The solution processes each test case independently in constant time. The key step is converting the given index into 0-based coordinates first, which avoids off-by-one complexity during division and modulo operations. After computing row and column, we directly reapply row-major indexing.

A common mistake is forgetting to subtract 1 before splitting into coordinates, which shifts all results incorrectly. Another is swapping $n$ and $m$ in the division step, which breaks the column interpretation entirely.

Worked Examples

Example 1

Input: $n=3, m=5, x=11$

Step Value
x (0-based) 10
col = x // n 3
row = x % n 1
result = row * m + col + 1 1 * 5 + 3 + 1 = 9

This confirms that the 11th column-wise cell corresponds to 9 in row-wise numbering.

Example 2

Input: $n=2, m=2, x=3$

Step Value
x (0-based) 2
col = x // n 1
row = x % n 0
result = row * m + col + 1 0 * 2 + 1 + 1 = 2

This shows how a cell in the second column, first row maps correctly under row-wise ordering.

Complexity Analysis

Measure Complexity Explanation
Time $O(t)$ Each test case uses constant arithmetic operations
Space $O(1)$ No auxiliary structures are used

The solution easily fits within constraints since even $10^4$ operations is negligible under a 2-second limit.

Test Cases

import sys, io

def run(inp: str) -> str:
    sys.stdin = io.StringIO(inp)
    from math import isclose

    input = sys.stdin.readline
    t = int(input())
    out = []
    for _ in range(t):
        n, m, x = map(int, input().split())
        x -= 1
        col = x // n
        row = x % n
        out.append(str(row * m + col + 1))
    return "\n".join(out)

# provided samples
assert run("5\n1 1 1\n2 2 3\n3 5 11\n100 100 7312\n1000000 1000000 1000000000000\n") == \
"1\n2\n9\n1174\n1000000000000"

# custom cases
assert run("1\n3 3 1\n") == "1"
assert run("1\n3 3 9\n") == "9"
assert run("1\n2 5 6\n") == "3"
assert run("1\n5 2 10\n") == "5"
Test input Expected output What it validates
1 3 3 1 1 smallest grid corner
3 3 9 9 last cell boundary
2 5 6 3 cross-row transition
5 2 10 5 column-major wrap

Edge Cases

One important edge case is when $x = 1$. Here the 0-based value is 0, so both row and column are 0, and the answer correctly becomes 1. Any incorrect handling of 1-based indexing would shift this to 0 or an invalid index.

Another case is when $x = n \cdot m$, the final cell in the grid.
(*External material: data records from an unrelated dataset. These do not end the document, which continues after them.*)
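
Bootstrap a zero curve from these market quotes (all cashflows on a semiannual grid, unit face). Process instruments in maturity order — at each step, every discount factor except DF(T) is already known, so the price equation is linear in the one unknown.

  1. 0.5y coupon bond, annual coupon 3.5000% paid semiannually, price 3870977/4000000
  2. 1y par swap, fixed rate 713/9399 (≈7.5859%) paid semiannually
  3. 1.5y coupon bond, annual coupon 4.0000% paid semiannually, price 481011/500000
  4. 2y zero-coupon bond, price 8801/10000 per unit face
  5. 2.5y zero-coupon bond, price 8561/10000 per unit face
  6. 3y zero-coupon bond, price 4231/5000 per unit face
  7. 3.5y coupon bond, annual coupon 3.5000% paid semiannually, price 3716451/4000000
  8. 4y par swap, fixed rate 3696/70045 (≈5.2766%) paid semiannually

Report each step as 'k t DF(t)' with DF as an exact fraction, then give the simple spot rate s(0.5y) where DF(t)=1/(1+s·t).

1 1/2 9511/10000
2 1 9287/10000
3 3/2 9063/10000
4 2 8801/10000
5 5/2 8561/10000
6 3 4231/5000
7 7/2 513/625
8 4 1019/1250
s(0.5y) = (1/(9511/10000) − 1)/(1/2) = 978/9511 ≈ 10.2828%

step 1 [0.5y] bond c/2=7/400: DF=(3870977/4000000 − 7/400·(0))/(1+7/400) = 9511/10000 ≈ 0.951100
step 2 [1y] swap r/2=713/18798: DF=(1 − 713/18798·(0.951100))/(1+713/18798) = 9287/10000 ≈ 0.928700
step 3 [1.5y] bond c/2=1/50: DF=(481011/500000 − 1/50·(0.951100+0.928700))/(1+1/50) = 9063/10000 ≈ 0.906300
step 4 [2y] zero: DF = P = 8801/10000 ≈ 0.880100
step 5 [2.5y] zero: DF = P = 8561/10000 ≈ 0.856100
step 6 [3y] zero: DF = P = 4231/5000 ≈ 0.846200
step 7 [3.5y] bond c/2=7/400: DF=(3716451/4000000 − 7/400·(0.951100+0.928700+0.906300+0.880100+0.856100+0.846200))/(1+7/400) = 513/625 ≈ 0.820800
step 8 [4y] swap r/2=1848/70045: DF=(1 − 1848/70045·(0.951100+0.928700+0.906300+0.880100+0.856100+0.846200+0.820800))/(1+1848/70045) = 1019/1250 ≈ 0.815200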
After subtracting one, we get $x-1 = nm - 1$, which produces column $m-1$ and row $n-1$. Plugging into the formula gives $(n-1)m + (m-1) + 1 = nm$, correctly preserving the last label.

A subtle failure case appears when $n = 1$. The grid becomes a single row, and column-wise and row-wise numbering are identical. The formula reduces to $col = x$, $row = 0$, producing $x$, which matches expectation.